= New Cape Central Railway =

Defunct railway company in South Africa

The Cape Central Railway, later known as the New Cape Central Railway, was a railway in the Cape Colony, now part of South Africa. It linked the Cape Government Railways at Worcester, first to Ashton, then extended to Swellendam and eventually to Mossel Bay. This privately owned line of 205 miles was bought by South African Railways in 1925.

The New Cape Central Railway shown within the network of the Cape Government Railways in 1910

==History==
Construction of the first part of the line of the Cape Central Railway from Worcester was paid for by a combination of share capital and a subsidy from the Colonial Government of £50,000. It opened to Robertson in January 1887 and to Ashton in October of the same year. It very quickly ran into financial difficulties and went bankrupt around 1889. The liqidator was Sir Thomas Charles Scanlen and in August 1892 was sold to the New Cape Central Railway which was registered in England in 1893. By 1896 the railway had gross earnings of £15,815 and net earnings of £6,294.

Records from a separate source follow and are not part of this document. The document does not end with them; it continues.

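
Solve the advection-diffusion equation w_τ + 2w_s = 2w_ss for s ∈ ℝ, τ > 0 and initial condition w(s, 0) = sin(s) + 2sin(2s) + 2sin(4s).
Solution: Change to a moving frame: let η = s - 2τ, σ = τ and write w(s,τ) = u(η,σ).
By the chain rule w_τ = u_σ - 2u_η, w_s = u_η, w_ss = u_ηη.
Then w_τ + 2w_s = u_σ: the advection term cancels and the PDE becomes the heat equation u_σ = 2u_ηη on η ∈ ℝ.
Initial data: u(η,0) = w(η,0) = sin(η) + 2sin(2η) + 2sin(4η).
On η ∈ ℝ each mode satisfies (sin(nη))″ = -n² sin(nη), so exp(-2n²σ) sin(nη) solves the heat equation; by superposition u(η,σ) = Σ c_n exp(-2n²σ) sin(nη).
Reading off the coefficients: c_1=1, c_2=2, c_4=2, so u(η,σ) = exp(-2σ)sin(η) + 2exp(-8σ)sin(2η) + 2exp(-32σ)sin(4η).
Substituting back η = s - 2τ, σ = τ: w(s,τ) = u(s - 2τ, τ).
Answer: w(s, τ) = exp(-2τ)sin(s - 2τ) + 2exp(-8τ)sin(2s - 4τ) + 2exp(-32τ)sin(4s - 8τ)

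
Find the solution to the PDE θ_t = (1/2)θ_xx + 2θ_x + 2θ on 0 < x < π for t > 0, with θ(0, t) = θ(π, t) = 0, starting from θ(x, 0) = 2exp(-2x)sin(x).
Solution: Substitute θ = exp(-2x)u.
Then θ_x = exp(-2x)(u_x - 2u), θ_xx = exp(-2x)(u_xx - 4u_x + 4u), θ_t = exp(-2x)u_t; substituting and dividing by exp(-2x), the lower-order terms cancel: u_t = (1/2)u_xx (standard heat equation).
Data for u: u(x,0) = exp(2x)θ(x,0) = 2sin(x). The boundary conditions carry over: u(0,t) = u(π,t) = 0.
Separating variables: u = Σ c_n exp(-n²t/2) sin(nx). From u(x,0) = 2sin(x): c_1=2.
So u(x,t) = 2exp(-t/2)sin(x), and θ(x,t) = exp(-2x)u(x,t).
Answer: θ(x, t) = 2exp(-t/2)exp(-2x)sin(x)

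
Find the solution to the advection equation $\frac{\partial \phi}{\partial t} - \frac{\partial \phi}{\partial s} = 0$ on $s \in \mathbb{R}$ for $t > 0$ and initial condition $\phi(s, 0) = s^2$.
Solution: By method of characteristics (waves move left with speed 1):
Along characteristics $s + t =$ const, $\phi$ is constant, so $\phi(s,t) = f(s + t)$ with $f = \phi( \cdot , 0)$.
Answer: $\phi(s, t) = s^2 + 2 s t + t^2$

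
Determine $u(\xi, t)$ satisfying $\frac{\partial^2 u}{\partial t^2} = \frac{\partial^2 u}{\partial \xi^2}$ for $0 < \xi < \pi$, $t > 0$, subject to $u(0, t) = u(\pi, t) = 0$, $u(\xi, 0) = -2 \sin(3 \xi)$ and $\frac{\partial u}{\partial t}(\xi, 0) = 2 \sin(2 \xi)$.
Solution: Using separation of variables $u = X(\xi)T(t)$:
Eigenfunctions: $\sin(n\xi)$, $n = 1, 2, 3, \ldots$
General solution: $u(\xi, t) = \sum [A_n \cos(n t) + B_n \sin(n t)] \sin(n\xi)$
From $u(\xi,0) = -2 \sin(3 \xi)$: $A_3=-2$. From $u_t(\xi,0) = 2 \sin(2 \xi)$, using $u_t(\xi,0) = \sum \omega_n B_n \sin(n\xi)$ with $\omega_n = n$: $B_2 = 2/2 = 1$.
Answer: $u(\xi, t) = \sin(2 \xi) \sin(2 t) - 2 \sin(3 \xi) \cos(3 t)$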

A 40-mile extension of the line to Swellendham was funded by mortgage debentures, share capital and a further subsidy by the Colonial Government at £1,500 per mile. It opened on 12 April 1899. The Railway Magazine of 1901 reported that the line was complete to Riversdale, but not yet working, and noted that construction was rapid compared to State-managed railways. In 1902, Parliament agreed to subsidize the final 57 mile section to Mossel Bay at the rate of £2,000 per mile. It opened on 22 Jan 1906.

The company was purchased by South African Railways for £1,100,000 on 1 August 1925.

In 2023 a tourist steam train began operating out of Robertson station under the name New Cape Central Railway.